The legislation was introduced formally on July 19 by Rep. Mary Bono Mack (R-CA) and was approved by the Subcommittee by a voice vote that appeared to track party lines. Rep. Bono Mack had circulated a discussion draft of the SAFE Data Act last month that we discussed here.

Prior to voting the bill out of the Subcommittee, members considered several amendments to the legislation, focusing in particular on issues relating to the rulemaking authority of the Federal Trade Commission and the scope of the definition of personal information. The Subcommittee took the following actions on proposed amendments:

  • It approved an amendment offered by Rep. Bobby Rush (D-IL) that is intended to clarify that the Act’s information security obligations apply to paper records in addition to electronic records. 
  • It approved an amendment offered by Reps. Marsha Blackburn (R-TN) and Pete Olson (R-TX) that appears designed to make it more difficult for the Federal Trade Commission to expand the definition of personal information. Prior to the amendment, the bill expressly authorized the FTC to modify the definition of personal information through an Administrative Procedures Act rulemaking process.
  • It approved an amendment offered by Rep. Cliff Stearns (R-FL) that was intended to clarify that the FTC lacks rulemaking authority with respect to the provisions of the bill that require persons covered by the bill to establish so-called data minimization procedures (i.e., a plan and procedures to only retain data reasonably needed for legitimate business purposes).
  • Democratic members of the Subcommittee unsuccessfully offered a series of amendments — none of which was accepted by the Subcommittee — that would have enlarged the definition of personal information under the legislation. These amendments would have expanded the definition of personal information to cover the content of online communications, location information relating to children, information about over-the-counter drug usage; information about online queries for disease-related information; and information about video and book rentals and purchases. Rep. Rush also unsuccessfully offered an amendment designed to narrow the exclusion of public record information from the definition of personal information.
  • Rep. Adam Kinzinger (R-IL) offered and withdrew two amendments, the first of which would have expanded the definition of personal information to cover an e-mail address in combination with password information. The second of these amendments would have excluded from breach notice obligations those businesses that collect and maintain data about fewer than 10,000 individuals over the course of a 12-month period.
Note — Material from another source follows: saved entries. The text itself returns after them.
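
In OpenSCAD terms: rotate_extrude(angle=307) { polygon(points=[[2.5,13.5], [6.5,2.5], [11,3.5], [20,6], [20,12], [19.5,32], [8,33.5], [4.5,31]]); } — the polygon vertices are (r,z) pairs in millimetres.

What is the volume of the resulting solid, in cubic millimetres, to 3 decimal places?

Volume = 28504.634 mm³

Profile (r,z), 8 vertices: (2.5,13.5) (6.5,2.5) (11,3.5) (20,6) (20,12) (19.5,32) (8,33.5) (4.5,31)
edge 0: (2.5,13.5)→(6.5,2.5)  cross = 2.5·2.5 − 6.5·13.5 = -81.5000; (r_i+r_j)·cross = 9·-81.5000 = -733.5000
edge 1: (6.5,2.5)→(11,3.5)  cross = 6.5·3.5 − 11·2.5 = -4.7500; (r_i+r_j)·cross = 17.5·-4.7500 = -83.1250
edge 2: (11,3.5)→(20,6)  cross = 11·6 − 20·3.5 = -4.0000; (r_i+r_j)·cross = 31·-4.0000 = -124.0000
edge 3: (20,6)→(20,12)  cross = 20·12 − 20·6 = 120.0000; (r_i+r_j)·cross = 40·120.0000 = 4800.0000
edge 4: (20,12)→(19.5,32)  cross = 20·32 − 19.5·12 = 406.0000; (r_i+r_j)·cross = 39.5·406.0000 = 16037.0000
edge 5: (19.5,32)→(8,33.5)  cross = 19.5·33.5 − 8·32 = 397.2500; (r_i+r_j)·cross = 27.5·397.2500 = 10924.3750
edge 6: (8,33.5)→(4.5,31)  cross = 8·31 − 4.5·33.5 = 97.2500; (r_i+r_j)·cross = 12.5·97.2500 = 1215.6250
edge 7: (4.5,31)→(2.5,13.5)  cross = 4.5·13.5 − 2.5·31 = -16.7500; (r_i+r_j)·cross = 7·-16.7500 = -117.2500
Σcross = 913.5000 → A = |Σcross|/2 = 456.7500 mm²
Σ(r_i+r_j)·cross = 31919.1250 → first moment M = |Σ|/6 = 5319.8542
R_c = M/A = 5319.8542/456.7500 = 11.6472 mm
θ = 307° = 5.358161 rad
V = θ·R_c·A = 5.358161·11.6472·456.7500 = 28504.634 mm³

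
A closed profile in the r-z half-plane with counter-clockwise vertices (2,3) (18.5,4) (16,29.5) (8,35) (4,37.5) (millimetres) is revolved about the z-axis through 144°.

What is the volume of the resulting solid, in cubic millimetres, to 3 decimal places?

Volume = 10457.158 mm³

Profile (r,z), 5 vertices: (2,3) (18.5,4) (16,29.5) (8,35) (4,37.5)
edge 0: (2,3)→(18.5,4)  cross = 2·4 − 18.5·3 = -47.5000; (r_i+r_j)·cross = 20.5·-47.5000 = -973.7500
edge 1: (18.5,4)→(16,29.5)  cross = 18.5·29.5 − 16·4 = 481.7500; (r_i+r_j)·cross = 34.5·481.7500 = 16620.3750
edge 2: (16,29.5)→(8,35)  cross = 16·35 − 8·29.5 = 324.0000; (r_i+r_j)·cross = 24·324.0000 = 7776.0000
edge 3: (8,35)→(4,37.5)  cross = 8·37.5 − 4·35 = 160.0000; (r_i+r_j)·cross = 12·160.0000 = 1920.0000
edge 4: (4,37.5)→(2,3)  cross = 4·3 − 2·37.5 = -63.0000; (r_i+r_j)·cross = 6·-63.0000 = -378.0000
Σcross = 855.2500 → A = |Σcross|/2 = 427.6250 mm²
Σ(r_i+r_j)·cross = 24964.6250 → first moment M = |Σ|/6 = 4160.7708
R_c = M/A = 4160.7708/427.6250 = 9.7300 mm
θ = 144° = 2.513274 rad
V = θ·R_c·A = 2.513274·9.7300·427.6250 = 10457.158 mm³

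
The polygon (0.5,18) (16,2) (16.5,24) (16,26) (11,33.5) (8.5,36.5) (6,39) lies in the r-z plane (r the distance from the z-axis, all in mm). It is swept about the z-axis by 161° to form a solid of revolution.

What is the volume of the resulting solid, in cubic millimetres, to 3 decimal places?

Volume = 9070.440 mm³

Profile (r,z), 7 vertices: (0.5,18) (16,2) (16.5,24) (16,26) (11,33.5) (8.5,36.5) (6,39)
edge 0: (0.5,18)→(16,2)  cross = 0.5·2 − 16·18 = -287.0000; (r_i+r_j)·cross = 16.5·-287.0000 = -4735.5000
edge 1: (16,2)→(16.5,24)  cross = 16·24 − 16.5·2 = 351.0000; (r_i+r_j)·cross = 32.5·351.0000 = 11407.5000
edge 2: (16.5,24)→(16,26)  cross = 16.5·26 − 16·24 = 45.0000; (r_i+r_j)·cross = 32.5·45.0000 = 1462.5000
edge 3: (16,26)→(11,33.5)  cross = 16·33.5 − 11·26 = 250.0000; (r_i+r_j)·cross = 27·250.0000 = 6750.0000
edge 4: (11,33.5)→(8.5,36.5)  cross = 11·36.5 − 8.5·33.5 = 116.7500; (r_i+r_j)·cross = 19.5·116.7500 = 2276.6250
edge 5: (8.5,36.5)→(6,39)  cross = 8.5·39 − 6·36.5 = 112.5000; (r_i+r_j)·cross = 14.5·112.5000 = 1631.2500
edge 6: (6,39)→(0.5,18)  cross = 6·18 − 0.5·39 = 88.5000; (r_i+r_j)·cross = 6.5·88.5000 = 575.2500
Σcross = 676.7500 → A = |Σcross|/2 = 338.3750 mm²
Σ(r_i+r_j)·cross = 19367.6250 → first moment M = |Σ|/6 = 3227.9375
R_c = M/A = 3227.9375/338.3750 = 9.5395 mm
θ = 161° = 2.809980 rad
V = θ·R_c·A = 2.809980·9.5395·338.3750 = 9070.440 mm³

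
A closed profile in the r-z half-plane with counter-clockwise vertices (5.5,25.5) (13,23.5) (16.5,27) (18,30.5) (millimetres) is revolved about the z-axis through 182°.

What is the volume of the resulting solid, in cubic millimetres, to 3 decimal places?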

Rep. Kinzinger indicated that he would work with Chairwoman Bono Mack during later stages of the processes — presumably meaning before the bill is voted on by the full Energy & Commerce Committee — to address the issues raised by these amendments.
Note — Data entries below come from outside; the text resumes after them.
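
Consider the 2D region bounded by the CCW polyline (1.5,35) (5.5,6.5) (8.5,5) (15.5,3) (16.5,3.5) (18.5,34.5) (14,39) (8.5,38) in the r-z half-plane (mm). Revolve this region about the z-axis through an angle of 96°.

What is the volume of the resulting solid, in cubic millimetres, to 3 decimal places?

Profile (r,z), 8 vertices: (1.5,35) (5.5,6.5) (8.5,5) (15.5,3) (16.5,3.5) (18.5,34.5) (14,39) (8.5,38)
edge 0: (1.5,35)→(5.5,6.5)  cross = 1.5·6.5 − 5.5·35 = -182.7500; (r_i+r_j)·cross = 7·-182.7500 = -1279.2500
edge 1: (5.5,6.5)→(8.5,5)  cross = 5.5·5 − 8.5·6.5 = -27.7500; (r_i+r_j)·cross = 14·-27.7500 = -388.5000
edge 2: (8.5,5)→(15.5,3)  cross = 8.5·3 − 15.5·5 = -52.0000; (r_i+r_j)·cross = 24·-52.0000 = -1248.0000
edge 3: (15.5,3)→(16.5,3.5)  cross = 15.5·3.5 − 16.5·3 = 4.7500; (r_i+r_j)·cross = 32·4.7500 = 152.0000
edge 4: (16.5,3.5)→(18.5,34.5)  cross = 16.5·34.5 − 18.5·3.5 = 504.5000; (r_i+r_j)·cross = 35·504.5000 = 17657.5000
edge 5: (18.5,34.5)→(14,39)  cross = 18.5·39 − 14·34.5 = 238.5000; (r_i+r_j)·cross = 32.5·238.5000 = 7751.2500
edge 6: (14,39)→(8.5,38)  cross = 14·38 − 8.5·39 = 200.5000; (r_i+r_j)·cross = 22.5·200.5000 = 4511.2500
edge 7: (8.5,38)→(1.5,35)  cross = 8.5·35 − 1.5·38 = 240.5000; (r_i+r_j)·cross = 10·240.5000 = 2405.0000
Σcross = 926.2500 → A = |Σcross|/2 = 463.1250 mm²
Σ(r_i+r_j)·cross = 29561.2500 → first moment M = |Σ|/6 = 4926.8750
R_c = M/A = 4926.8750/463.1250 = 10.6383 mm
θ = 96° = 1.675516 rad
V = θ·R_c·A = 1.675516·10.6383·463.1250 = 8255.058 mm³

Volume = 8255.058 mm³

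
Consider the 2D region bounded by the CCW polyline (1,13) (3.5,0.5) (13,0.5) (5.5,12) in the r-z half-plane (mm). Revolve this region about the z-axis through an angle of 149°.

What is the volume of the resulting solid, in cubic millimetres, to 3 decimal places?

Volume = 1274.698 mm³

Profile (r,z), 4 vertices: (1,13) (3.5,0.5) (13,0.5) (5.5,12)
edge 0: (1,13)→(3.5,0.5)  cross = 1·0.5 − 3.5·13 = -45.0000; (r_i+r_j)·cross = 4.5·-45.0000 = -202.5000
edge 1: (3.5,0.5)→(13,0.5)  cross = 3.5·0.5 − 13·0.5 = -4.7500; (r_i+r_j)·cross = 16.5·-4.7500 = -78.3750
edge 2: (13,0.5)→(5.5,12)  cross = 13·12 − 5.5·0.5 = 153.2500; (r_i+r_j)·cross = 18.5·153.2500 = 2835.1250
edge 3: (5.5,12)→(1,13)  cross = 5.5·13 − 1·12 = 59.5000; (r_i+r_j)·cross = 6.5·59.5000 = 386.7500
Σcross = 163.0000 → A = |Σcross|/2 = 81.5000 mm²
Σ(r_i+r_j)·cross = 2941.0000 → first moment M = |Σ|/6 = 490.1667
R_c = M/A = 490.1667/81.5000 = 6.0143 mm
θ = 149° = 2.600541 rad
V = θ·R_c·A = 2.600541·6.0143·81.5000 = 1274.698 mm³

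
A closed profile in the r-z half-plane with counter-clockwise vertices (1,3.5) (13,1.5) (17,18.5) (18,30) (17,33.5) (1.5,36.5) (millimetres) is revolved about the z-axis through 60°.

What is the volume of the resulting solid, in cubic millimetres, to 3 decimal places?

Volume = 4495.183 mm³

Profile (r,z), 6 vertices: (1,3.5) (13,1.5) (17,18.5) (18,30) (17,33.5) (1.5,36.5)
edge 0: (1,3.5)→(13,1.5)  cross = 1·1.5 − 13·3.5 = -44.0000; (r_i+r_j)·cross = 14·-44.0000 = -616.0000
edge 1: (13,1.5)→(17,18.5)  cross = 13·18.5 − 17·1.5 = 215.0000; (r_i+r_j)·cross = 30·215.0000 = 6450.0000
edge 2: (17,18.5)→(18,30)  cross = 17·30 − 18·18.5 = 177.0000; (r_i+r_j)·cross = 35·177.0000 = 6195.0000
edge 3: (18,30)→(17,33.5)  cross = 18·33.5 − 17·30 = 93.0000; (r_i+r_j)·cross = 35·93.0000 = 3255.0000
edge 4: (17,33.5)→(1.5,36.5)  cross = 17·36.5 − 1.5·33.5 = 570.2500; (r_i+r_j)·cross = 18.5·570.2500 = 10549.6250
edge 5: (1.5,36.5)→(1,3.5)  cross = 1.5·3.5 − 1·36.5 = -31.2500; (r_i+r_j)·cross = 2.5·-31.2500 = -78.1250
Σcross = 980.0000 → A = |Σcross|/2 = 490.0000 mm²
Σ(r_i+r_j)·cross = 25755.5000 → first moment M = |Σ|/6 = 4292.5833
R_c = M/A = 4292.5833/490.0000 = 8.7604 mm
θ = 60° = 1.047198 rad
V = θ·R_c·A = 1.047198·8.7604·490.0000 = 4495.183 mm³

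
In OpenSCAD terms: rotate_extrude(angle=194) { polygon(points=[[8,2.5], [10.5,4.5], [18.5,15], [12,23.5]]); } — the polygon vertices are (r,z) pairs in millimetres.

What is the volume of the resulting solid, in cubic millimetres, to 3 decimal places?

Profile (r,z), 4 vertices: (8,2.5) (10.5,4.5) (18.5,15) (12,23.5)
edge 0: (8,2.5)→(10.5,4.5)  cross = 8·4.5 − 10.5·2.5 = 9.7500; (r_i+r_j)·cross = 18.5·9.7500 = 180.3750
edge 1: (10.5,4.5)→(18.5,15)  cross = 10.5·15 − 18.5·4.5 = 74.2500; (r_i+r_j)·cross = 29·74.2500 = 2153.2500
edge 2: (18.5,15)→(12,23.5)  cross = 18.5·23.5 − 12·15 = 254.7500; (r_i+r_j)·cross = 30.5·254.7500 = 7769.8750
edge 3: (12,23.5)→(8,2.5)  cross = 12·2.5 − 8·23.5 = -158.0000; (r_i+r_j)·cross = 20·-158.0000 = -3160.0000
Σcross = 180.7500 → A = |Σcross|/2 = 90.3750 mm²
Σ(r_i+r_j)·cross = 6943.5000 → first moment M = |Σ|/6 = 1157.2500
R_c = M/A = 1157.2500/90.3750 = 12.8050 mm
θ = 194° = 3.385939 rad
V = θ·R_c·A = 3.385939·12.8050·90.3750 = 3918.378 mm³

Volume = 3918.378 mm³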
  • Rep. Stearns offered and withdrew an amendment designed to assist businesses determine when the “clock begins to run” on their obligation to provide notice to law enforcement and individuals. He indicated that a 45-day outside deadline for notification may not be adequate, particularly for smaller businesses.
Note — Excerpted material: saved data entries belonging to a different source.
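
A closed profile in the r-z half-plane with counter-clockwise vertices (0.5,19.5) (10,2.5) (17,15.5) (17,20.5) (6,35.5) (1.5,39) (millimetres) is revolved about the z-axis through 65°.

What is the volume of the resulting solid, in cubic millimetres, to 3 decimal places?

Volume = 3085.695 mm³

Profile (r,z), 6 vertices: (0.5,19.5) (10,2.5) (17,15.5) (17,20.5) (6,35.5) (1.5,39)
edge 0: (0.5,19.5)→(10,2.5)  cross = 0.5·2.5 − 10·19.5 = -193.7500; (r_i+r_j)·cross = 10.5·-193.7500 = -2034.3750
edge 1: (10,2.5)→(17,15.5)  cross = 10·15.5 − 17·2.5 = 112.5000; (r_i+r_j)·cross = 27·112.5000 = 3037.5000
edge 2: (17,15.5)→(17,20.5)  cross = 17·20.5 − 17·15.5 = 85.0000; (r_i+r_j)·cross = 34·85.0000 = 2890.0000
edge 3: (17,20.5)→(6,35.5)  cross = 17·35.5 − 6·20.5 = 480.5000; (r_i+r_j)·cross = 23·480.5000 = 11051.5000
edge 4: (6,35.5)→(1.5,39)  cross = 6·39 − 1.5·35.5 = 180.7500; (r_i+r_j)·cross = 7.5·180.7500 = 1355.6250
edge 5: (1.5,39)→(0.5,19.5)  cross = 1.5·19.5 − 0.5·39 = 9.7500; (r_i+r_j)·cross = 2·9.7500 = 19.5000
Σcross = 674.7500 → A = |Σcross|/2 = 337.3750 mm²
Σ(r_i+r_j)·cross = 16319.7500 → first moment M = |Σ|/6 = 2719.9583
R_c = M/A = 2719.9583/337.3750 = 8.0621 mm
θ = 65° = 1.134464 rad
V = θ·R_c·A = 1.134464·8.0621·337.3750 = 3085.695 mm³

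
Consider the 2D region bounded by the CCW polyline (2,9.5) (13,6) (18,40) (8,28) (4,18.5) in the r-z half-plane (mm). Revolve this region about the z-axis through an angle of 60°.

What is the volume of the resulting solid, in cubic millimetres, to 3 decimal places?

Profile (r,z), 5 vertices: (2,9.5) (13,6) (18,40) (8,28) (4,18.5)
edge 0: (2,9.5)→(13,6)  cross = 2·6 − 13·9.5 = -111.5000; (r_i+r_j)·cross = 15·-111.5000 = -1672.5000
edge 1: (13,6)→(18,40)  cross = 13·40 − 18·6 = 412.0000; (r_i+r_j)·cross = 31·412.0000 = 12772.0000
edge 2: (18,40)→(8,28)  cross = 18·28 − 8·40 = 184.0000; (r_i+r_j)·cross = 26·184.0000 = 4784.0000
edge 3: (8,28)→(4,18.5)  cross = 8·18.5 − 4·28 = 36.0000; (r_i+r_j)·cross = 12·36.0000 = 432.0000
edge 4: (4,18.5)→(2,9.5)  cross = 4·9.5 − 2·18.5 = 1.0000; (r_i+r_j)·cross = 6·1.0000 = 6.0000
Σcross = 521.5000 → A = |Σcross|/2 = 260.7500 mm²
Σ(r_i+r_j)·cross = 16321.5000 → first moment M = |Σ|/6 = 2720.2500
R_c = M/A = 2720.2500/260.7500 = 10.4324 mm
θ = 60° = 1.047198 rad
V = θ·R_c·A = 1.047198·10.4324·260.7500 = 2848.639 mm³

Volume = 2848.639 mm³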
The Subcommittee’s markup of the SAFE Data Act took on a fairly partisan tone, although Rep. Joe Barton (R-TX) sided with Democrats on several points. In particular, Chairwoman Bono Mack and others, such as Rep. Charlie Bass (R-NH), indicated that they intend to limit this legislation to addressing the risk of identity theft and financial harm, while Democrats sought protections for sensitive information beyond those types of data that can be used to perpetuate financial fraud.

Clarification:  After the initial post, we were able to confirm that the Rep. Rush amendment that was adopted by the Subcommittee is designed to make clear that the Act’s information security obligations cover paper records.  This amendment does not amend the Act’s breach notice obligations.